I have now observed it reporting that jobs don't exist that are both actively executing, and previous requests to the same job ID reported running. Something with arq's task status reporting is horribly buggy.
I will need to implement my own thing to work around this bug.
Just my 2 cents on this, have you tried the same gist without using a custom queue name @theunkn0wn1 ? I've never dug deeply into it because time's lacking, but every time I tried using custom queue names I ended up having issues, see https://github.com/samuelcolvin/arq/issues/348 for instance, and reverting to using the defaults proved more reliable
In my application, the arq workers are not always online (e.g. down for maintainence, network issues).

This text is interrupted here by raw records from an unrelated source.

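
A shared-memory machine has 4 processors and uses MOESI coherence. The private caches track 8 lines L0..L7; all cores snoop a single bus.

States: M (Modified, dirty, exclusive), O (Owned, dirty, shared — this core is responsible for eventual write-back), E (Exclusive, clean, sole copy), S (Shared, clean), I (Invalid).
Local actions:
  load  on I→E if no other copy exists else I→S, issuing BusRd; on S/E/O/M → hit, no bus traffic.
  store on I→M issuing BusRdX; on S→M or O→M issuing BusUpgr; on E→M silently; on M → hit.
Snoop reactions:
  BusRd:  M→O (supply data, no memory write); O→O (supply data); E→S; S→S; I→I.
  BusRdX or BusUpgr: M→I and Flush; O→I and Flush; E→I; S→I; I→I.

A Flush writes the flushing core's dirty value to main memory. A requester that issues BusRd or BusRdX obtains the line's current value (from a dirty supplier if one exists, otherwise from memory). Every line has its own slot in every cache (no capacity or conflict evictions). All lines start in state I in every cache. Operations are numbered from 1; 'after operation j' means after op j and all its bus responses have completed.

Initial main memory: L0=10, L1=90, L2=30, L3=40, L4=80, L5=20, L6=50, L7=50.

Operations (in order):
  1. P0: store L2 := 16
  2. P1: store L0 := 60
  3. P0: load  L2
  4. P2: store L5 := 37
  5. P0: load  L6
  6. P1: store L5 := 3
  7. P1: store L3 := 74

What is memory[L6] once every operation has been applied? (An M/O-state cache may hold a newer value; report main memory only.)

memory[L6] = 50

[1] P0: store L2 := 16 | P0:M(16), P1:I, P2:I, P3:I | bus: BusRdX
[2] P1: store L0 := 60 | P0:I, P1:M(60), P2:I, P3:I | bus: BusRdX
[3] P0: load  L2 | P0:M(16), P1:I, P2:I, P3:I | bus: none
[4] P2: store L5 := 37 | P0:I, P1:I, P2:M(37), P3:I | bus: BusRdX
[5] P0: load  L6 | P0:E(50), P1:I, P2:I, P3:I | bus: BusRd
[6] P1: store L5 := 3 | P0:I, P1:M(3), P2:I, P3:I | bus: BusRdX,Flush
[7] P1: store L3 := 74 | P0:I, P1:M(74), P2:I, P3:I | bus: BusRdX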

When a job is enqueued to an arq task queue, it yields a task ID. If there are no workers observing that task queue, asking arq for the status of the job will produce the value "not found". This reading is false. The moment a worker reads the job from the queue, the job ID will resolve into the "queued" state as expected.
Expected behavior: jobs enqueued should either be in the "deferred" or "queued" state and read as such. Actual behavior: jobs will only have a status after an arq worker for the queue sees the enqueued job.